In March I have read the following Shakespeare works:
- Richard III
- The Comedy of Errors
- Venus and Adonis
Going forward, I’m tweaking my commitment a bit. At the beginning I said I intended to read all of Shakespeare’s works this year. However, especially when it comes to the plays, I don’t think reading is necessarily the best course of action. Shakespeare wrote his plays for performance, not for publication. If possible, I’ll have a copy of the text handy as I’m watching the play, but if all I can do is watch a performance of a play, I’m counting it. That said, I did read everything listed above in this post.
This is the first of the “hits” that I’ve read as part of this project. And as I mentioned in last month’s summary, Henry VI, Part 3 sets up both this play and its protagonist. Indeed, some adaptations have included scenes from the previous play or at least some representation of its events, as we can’t assume that modern audiences already know this information.
The play begins with Richard alone on stage uttering the famous lines, “Now is the winter of our discontent / made glorious summer by this son of York,” referring to his brother, King Edward IV, having defeated the rival Lancaster family, at least for the time being. He goes on to announce that he is there to cause chaos and chew gum, and he’s all out of gum.
Throughout the play he schemes to have his rivals picked off one by one until he becomes king himself. But as king, he becomes increasingly paranoid and mistreats even some who have been consistently loyal to him. Eventually Richard is defeated at the Battle of Bosworth Field by the forces of the Earl of Richmond, who becomes King Henry VII, later grandfather to Queen Elizabeth I. This marks the end of the Plantagenet dynasty and the beginning of the Tudor dynasty.
I know I mentioned the possibility of a deep dive on this play, but it didn’t come together. Although I found a lot of interesting material in the play and its characters, I also found pretty much anything I would have had to say has been said better by other people. And that’s not me being hard on myself.
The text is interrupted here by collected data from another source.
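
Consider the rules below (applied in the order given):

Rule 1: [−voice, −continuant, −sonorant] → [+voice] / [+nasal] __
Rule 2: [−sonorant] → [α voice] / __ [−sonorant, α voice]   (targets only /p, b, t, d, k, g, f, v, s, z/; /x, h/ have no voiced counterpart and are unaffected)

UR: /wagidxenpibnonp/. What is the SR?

Rule 1 (post-nasal voicing): /p/ is a voiceless stop immediately after the nasal /n/, so it voices to [b]. /p/ is a voiceless stop immediately after the nasal /n/, so it voices to [b]. /wagidxenpibnonp/ → wagidxenbibnonb.
Rule 2 (regressive voicing assimilation): /d/ precedes the voiceless obstruent /x/, so it devoices to [t] by assimilation. /wagidxenbibnonb/ → wagitxenbibnonb.

wagitxenbibnonb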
I’m capable of finding angles on a story that haven’t been done to death; that just didn’t happen here.
I’m not going to get into the details of how Shakespeare’s Richard differed from the historical king, but if you’re interested, there’s a docudrama playing in some theatres called The Lost King about scholars’ search for Richard III’s remains, which falsified some commonly held beliefs about both Richard’s physical condition when he was alive and what happened to his body after his death.
The Comedy of Errors
Some scholars believe that this was Shakespeare’s first play. It was definitely the play that convinced me to prioritize performance over reading. While I had a copy of the play handy during my viewing, if that had been all I’d had, I would have missed a lot of what this play has to offer.
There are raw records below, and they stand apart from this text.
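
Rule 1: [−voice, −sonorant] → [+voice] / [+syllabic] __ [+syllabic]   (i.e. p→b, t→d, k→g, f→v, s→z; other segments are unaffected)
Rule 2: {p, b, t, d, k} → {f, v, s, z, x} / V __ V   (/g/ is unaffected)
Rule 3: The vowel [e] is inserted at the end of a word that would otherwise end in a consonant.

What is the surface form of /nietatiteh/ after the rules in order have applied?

Rule 1 (intervocalic voicing): /t/ is a voiceless obstruent between vowels /e/ and /a/, so it voices to [d]. /t/ is a voiceless obstruent between vowels /a/ and /i/, so it voices to [d]. /t/ is a voiceless obstruent between vowels /i/ and /e/, so it voices to [d]. /nietatiteh/ → niedadideh.
Rule 2 (intervocalic spirantization): /d/ is a stop between vowels /e/ and /a/, so it spirantizes to the fricative [z]. /d/ is a stop between vowels /a/ and /i/, so it spirantizes to the fricative [z]. /d/ is a stop between vowels /i/ and /e/, so it spirantizes to the fricative [z]. /niedadideh/ → niezazizeh.
Rule 3 (final e-epenthesis): the form ends in the consonant /h/, so [e] is inserted word-finally. /niezazizeh/ → niezazizehe.

niezazizehe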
For one thing, it’s difficult to convey physical comedy on the page. This is even more true with Shakespeare, who tended to limit his stage directions to the bare minimum information needed so his actors understood what to do. Fortunately, it’s pretty easy to find performances of this play.
Venus and Adonis
Venus and Adonis is one of the two narrative poems Shakespeare wrote when the theaters were closed due to a plague outbreak. The other one will be discussed in next month’s roundup. The poem is loosely inspired by Roman mythology and follows the love goddess Venus’s attempts to seduce the famed hunter Adonis.
A good modern title for this poem might be He’s Just Not That Into You. Venus frankly acts kind of desperate in her increasingly brazen attempts to gain Adonis’s affections, and he simply isn’t having it. He’s all about the hunt. But Venus is persistent, and finally Adonis gives in to her momentarily in the hopes that she’ll be satisfied and go away. But things turn tragic when Adonis insists on going on another hunt the following morning.
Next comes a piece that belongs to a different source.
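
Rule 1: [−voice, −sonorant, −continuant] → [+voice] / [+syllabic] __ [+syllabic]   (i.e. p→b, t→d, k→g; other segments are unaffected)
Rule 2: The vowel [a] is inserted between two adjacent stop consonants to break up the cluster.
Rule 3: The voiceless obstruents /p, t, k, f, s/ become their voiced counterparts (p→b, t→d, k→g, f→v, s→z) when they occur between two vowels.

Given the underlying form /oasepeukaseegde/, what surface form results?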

It struck me as a gender-flipped version of a common occurrence in Greco-Roman mythology, where a deity takes interest in a human and things end badly for said human. For example, you have the stories of Pan and Syrinx or Apollo and Daphne, just to name a couple. Some of the lines in the poem are really beautiful, but it felt a bit like Fatal Attraction: Roman Edition, which I’m not sure Shakespeare was going for.
Now that I’m not attaching myself to the written text as closely, I hope to pick up the pace a bit. In April I plan to get through at least the following works:
- Titus Andronicus
- The Taming of the Shrew
- The Rape of Lucrece
- The Two Gentlemen of Verona
We have another narrative poem in The Rape of Lucrece (content warning, etc.). The same patron who commissioned Venus and Adonis also commissioned this one. We also have another “hit” in The Taming of the Shrew and possibly Shakespeare’s worst play in The Two Gentlemen of Verona. Then again, I saw one ranker put it above both The Taming of the Shrew and Romeo and Juliet, so it pays to remember that this stuff is always subjective.
What is your least favorite Shakespeare play? Let’s talk about it in the comments!